The effect of aorto-coronary bypass graft surgery (CBG) upon regional myocardial perfusion (RMP) was studied in 23 patients using thallium-201 myocardial perfusing imaging after exercise. We compared the changes in RMP with the clinical status and ECG's during graded treadmill exercise (GTX) before and after CBG. After CBG, the New York Heart Association's "functional class" improved from 3.2 +/- 0.1 (mean +/- SE) to 1.2 +/- 0.2, p less than 0.005. The GTX performance of the patients was also significantly improved postoperatively as judged by the total exercise time (11.7 +/- 0.6 min postop, compared with 7.2 +/- 0.5 min preop; p less than 0.005). Postoperative improved Tl-201 scintigrams were observed in 19 patients, but in only nine patients did the perfusion distribution return to normal. Thus, Tl-201 exercise scintigrams following CBG demonstrate improved RMP in most patients. Failure of regional myocardial perfusion to improve postoperatively, however, does not preclude marked alleviation of angina and improved exercise tolerance.
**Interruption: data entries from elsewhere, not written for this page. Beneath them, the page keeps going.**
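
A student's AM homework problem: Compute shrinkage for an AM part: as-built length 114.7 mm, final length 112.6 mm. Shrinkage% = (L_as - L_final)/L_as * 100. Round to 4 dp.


Shrinkage = ((114.7-112.6)/114.7)*100 = 1.8309 %


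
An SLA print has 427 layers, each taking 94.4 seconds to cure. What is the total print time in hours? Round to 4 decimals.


t = 427 * 94.4 / 3600 = 11.1969 hrs


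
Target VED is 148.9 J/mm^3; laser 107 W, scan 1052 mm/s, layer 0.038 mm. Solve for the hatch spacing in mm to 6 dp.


h = 107 / (148.9*1052*0.038) = 0.017976 mm


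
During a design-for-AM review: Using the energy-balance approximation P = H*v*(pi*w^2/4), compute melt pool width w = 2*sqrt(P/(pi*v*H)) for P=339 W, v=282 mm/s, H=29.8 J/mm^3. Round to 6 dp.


w = 2*sqrt(339/(pi*282*29.8)) = 0.226633 mm


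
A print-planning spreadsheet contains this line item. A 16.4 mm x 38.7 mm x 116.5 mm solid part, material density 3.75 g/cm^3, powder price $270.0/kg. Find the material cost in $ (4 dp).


V = 16.4 * 38.7 * 116.5 = 73940.22 mm^3 = 73.94022 cm^3
Mass = 73.94022 * 3.75 / 1000 = 0.27727583 kg
Cost = 0.27727583 * 270.0 = 74.8645 $


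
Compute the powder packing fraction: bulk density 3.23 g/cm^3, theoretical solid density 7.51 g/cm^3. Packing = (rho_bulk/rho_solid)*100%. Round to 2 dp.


Packing = (3.23/7.51)*100 = 43.01 %


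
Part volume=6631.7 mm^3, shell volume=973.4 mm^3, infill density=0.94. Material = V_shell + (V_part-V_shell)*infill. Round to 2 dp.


V_infill = (6631.7 - 973.4) * 0.94 = 5318.8
V_total = 973.4 + 5318.8 = 6292.2 mm^3


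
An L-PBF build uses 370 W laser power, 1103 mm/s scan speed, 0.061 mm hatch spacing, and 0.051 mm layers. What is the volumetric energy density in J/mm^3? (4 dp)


E = 370 / (1103*0.061*0.051) = 107.8267 J/mm^3


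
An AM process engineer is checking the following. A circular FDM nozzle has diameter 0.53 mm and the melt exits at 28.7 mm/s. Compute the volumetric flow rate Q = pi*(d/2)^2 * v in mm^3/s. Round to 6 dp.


A = pi*(0.53/2)^2 = 0.22061834 mm^2
Q = 0.22061834 * 28.7 = 6.331746 mm^3/s


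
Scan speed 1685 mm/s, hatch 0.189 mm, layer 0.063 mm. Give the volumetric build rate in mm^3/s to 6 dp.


Rate = 1685 * 0.189 * 0.063 = 20.063295 mm^3/s


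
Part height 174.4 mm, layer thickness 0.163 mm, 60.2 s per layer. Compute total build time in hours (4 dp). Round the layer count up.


Layers = ceil(174.4/0.163) = 1070
t = 1070 * 60.2 / 3600 = 17.8928 hrs


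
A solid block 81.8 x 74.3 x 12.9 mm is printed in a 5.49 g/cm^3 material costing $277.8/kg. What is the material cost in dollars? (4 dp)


V = 81.8 * 74.3 * 12.9 = 78402.846 mm^3 = 78.402846 cm^3
Mass = 78.402846 * 5.49 / 1000 = 0.43043162 kg
Cost = 0.43043162 * 277.8 = 119.5739 $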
在23例患者中,利用运动后铊-201心肌灌注显像研究了主动脉冠状动脉搭桥手术(CBG)对局部心肌灌注(RMP)的影响。我们比较了CBG前后分级平板运动(GTX)期间RMP的变化以及临床状况和心电图。CBG后,纽约心脏协会的“功能分级”从3.2±0.1(均值±标准误)改善至1.2±0.2,p<0.005。根据总运动时间判断,患者术后的GTX表现也显著改善(术后为11.7±0.6分钟,术前为7.2±0.5分钟;p<0.005)。19例患者术后铊-201闪烁显像改善,但只有9例患者的灌注分布恢复正常。因此,CBG后的铊-201运动闪烁显像显示大多数患者的RMP有所改善。然而,术后局部心肌灌注未能改善并不排除心绞痛明显缓解和运动耐量提高。